Our personal favorites:

  1. Hung around outside a soup kitchen and cock-punched the homeless.
  1. Ate king-sized Butterfingers, deep-fried and wrapped in bacon outside the window of a weight loss center.
  1. Designed a fully-functional Puppy Incinerator, that can engulf 55 puppies in a clutch of flame every 30 seconds.
  1. Downgraded the Puppy Incinerator to make it less energy efficient and capable of producing four times as much carbon dioxide, sulfur dioxide and mercury, which is all sequestered in a poorly insulated vault located at a children’s playground.
  1. Drove right into a puddle of water and road grime, splashing a busload of stranded single mothers carrying babies whose vehicle had broken down on the side of the road.
  1. Posted videos on Youtube that claim to have new movies and music, but which really contain some techno song and footage from an anime cartoon.
  1. Promised I’d give Conan O’Brien my late night talk show, then reneged years later.
  1. Denied health care coverage to a toddler, claiming his broken leg was a pre-existing condition. He was born with the leg, after all.
  1. Stood right next to another man at a row of urinals, even though there was plenty of room for a buffer zone unused urinal.

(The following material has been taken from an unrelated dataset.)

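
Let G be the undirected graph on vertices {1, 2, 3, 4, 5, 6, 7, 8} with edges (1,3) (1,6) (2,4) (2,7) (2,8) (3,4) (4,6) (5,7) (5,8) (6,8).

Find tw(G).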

  1. Heated up my cream of tuna with garlic sauce soup in the office microwave, then just left it there.
  1. Told a gay employee that he’s free to do whatever he wants around the office, provided he gives me fashion advice and doesn’t “mince around too much.”
  1. Borrowed someone’s car, then parked it across three handicapped spaces, then claimed the parking ticket and massive key-gash across the hood were both there before I borrowed the car.
  1. Watched an old lady try unsuccessfully to shovel snow off her car from my heated apartment building, sipping coffee and laughing uproariously.
  1. Yelled out the ending to “Shutter Island” to a line of movie patrons standing at the ticket counter — after they’d bought tickets.
  1. Started the Facebook group, “If 1,000,000 people join this group, I’ll continue feeding my cat.”
  1. Every time it snows, I yell, “That Al Gore is full of shit, man.”